Apart from EC-cell endocrine neoplasias, there are variants of mucus-producing endocrine neoplasias and tubular endocrine neoplasias. The first group is represented by the goblet cell carcinoid that is characterized by groups of cells growing in the submucosa centrical around the lumen without forming a distinct tumor. The cell groups contain cells comparable to mature goblet cells in the intestinal mucosa. In these cell groups, immunohistochemical staining for neuroendocrine marker shows positivity. Earlier it was believed that goblet cell carcinoid were less aggressive, although today they are considered to be represented by a spectrum of well-differentiated to poorly differentiated signet ring carcinomas.
Tubular carcinoid is a rare entity and grows in tubular structure in the submucosa almost like an adenocarcinoma.
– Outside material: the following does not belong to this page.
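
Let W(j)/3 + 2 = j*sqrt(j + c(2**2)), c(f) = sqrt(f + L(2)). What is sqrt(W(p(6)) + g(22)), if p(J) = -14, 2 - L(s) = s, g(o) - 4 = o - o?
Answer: sqrt(-2 - 84*I*sqrt(3)) ≈ 8.4707 - 8.588*I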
Immunhistochemical neuroendiocrine markers and limited involvement of mucosa generally confirm the diagnosis.
Non-angioinvasive endocrine neoplasias in the appendix vermiform (except for goblet cell carcinoid) less than 2 cm in diameter, not infiltrating mesoappendix or resection borders may be cured by appendectomy.
Colon and rectum
Well-differentiated endocrine tumors appear mostly in the rectum (about 50%) followed by the cecum (20%). EC-cell neoplasia appear more frequently in colon and less frequently in rectum. They are similar to those in well-differentiated endocrine carcinomas with varying malignancy potential depending on size, depth of infiltration and mitiotic count/Ki-67% activity. About 40% demonstrate local spread. L-cell, glucagon-like peptide and PP/PYY-producing tumors often demonstrate a typical trabecular growth pattern and are usually seen in the rectum. When they are smaller than 2 cm in diameter and do not infiltrate muscularis propria they have a benign clinical course. Four of five endocrine tumors in the rectum demonstrate positivity for PSA. Poorly differentiated endocrine neoplasms (small cell carcinoma and large cell endocrine carinoma) rarely appear in colon or rectum.
Endocrine tumors are very rare in the anal canal. Most of them are L-cell type.